Extra Credit Post #3

One study performed by Behar Horenstein and his colleagues, "Mentoring Undergraduate Researchers: An Exploratory Study Of Students' And Professors' Perceptions” provides interesting insight about the influences professors may have on individual students.  Horenstein and his colleagues explored “students' perceptions of the mentoring process and students' beliefs about how it impacted their experiences as undergraduate researchers and their development as scientists” (Horenstein, 2010).  Looking into the impressions left by those professors who taught through the “flipping” process is an interesting direction to take.  Were students influenced by “flipping” professors more successful in the long run?  Or was a traditional teaching method more appropriate for the growth of the individual?  Dan Berrett would have to argue that traditional teaching methods do indeed limit the growth of the student.  In Berrett’s article "Teaching:  Harvard Seeks to Jolt University” he explains how “Lectures set up a dynamic in which students passively receive information that they quickly forget after the test. The traditional lecture also fails at other educational goals: prodding students to make meaning from what they learn, to ask questions, extract knowledge, and apply it in a new context” (Berrett, 2012).  If these institutions have not learned to provide the tools needed to successfully apply information, the progress of their students will remain constant.  Students will have to begin to learn how to apply information in the real world where these skills should already have been learned.  Developing these analytic skills should be a priority of university professors.

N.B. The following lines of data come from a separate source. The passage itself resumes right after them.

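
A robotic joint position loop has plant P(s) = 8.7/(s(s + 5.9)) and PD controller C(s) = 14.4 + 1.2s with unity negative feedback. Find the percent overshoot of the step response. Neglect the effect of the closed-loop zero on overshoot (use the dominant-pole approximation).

Forward path: (14.4 + 1.2s)·8.7/(s(s+5.9)). The closed-loop characteristic equation is s² + (5.9 + 8.7·1.2)s + 8.7·14.4 = 0.
That is s² + 16.34s + 125.3 = 0, so ω_n = 11.19 rad/s and ζ = 16.34/(2·11.19) = 0.7299.
%OS = 100·exp(−πζ/√(1−ζ²)) = 3.49%.

3.49%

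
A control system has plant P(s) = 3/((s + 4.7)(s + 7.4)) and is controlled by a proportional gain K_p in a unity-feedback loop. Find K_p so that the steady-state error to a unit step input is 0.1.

K_p = 104

For a type-0 loop with proportional control, e_ss = 1/(1 + K_p·P(0)).
P(0) = 0.08626. Require 1/(1 + K_p·0.08626) = 0.1, so 1 + 0.08626·K_p = 10.
K_p = (10 − 1)/0.08626 = 104.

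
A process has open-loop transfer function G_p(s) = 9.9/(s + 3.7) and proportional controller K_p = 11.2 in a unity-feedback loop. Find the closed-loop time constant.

Closed-loop transfer function: T(s) = K_p·G_p(s)/(1 + K_p·G_p(s)) = 110.9/(s + 3.7 + 110.9) = 110.9/(s + 114.6).
Time constant τ = 1/114.6 = 0.00873 s.

τ = 0.00873 s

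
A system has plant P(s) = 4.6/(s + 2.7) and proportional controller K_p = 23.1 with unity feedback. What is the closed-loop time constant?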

Terry Barrett and Sarah Moore provide professors with a set of blue prints for incorporating these skills in the classroom in their book “Approaches to Problem-based Learning: Revitalising Your Practice in Higher Education”.  Their book expands on the concept of a student oriented classroom.  Once professors gain insight into the cognition of students and the effective ways hands on engagement can have within the classroom, undergraduate students may potentially carry and apply the learned information to novel situations becoming scholarly problem solvers.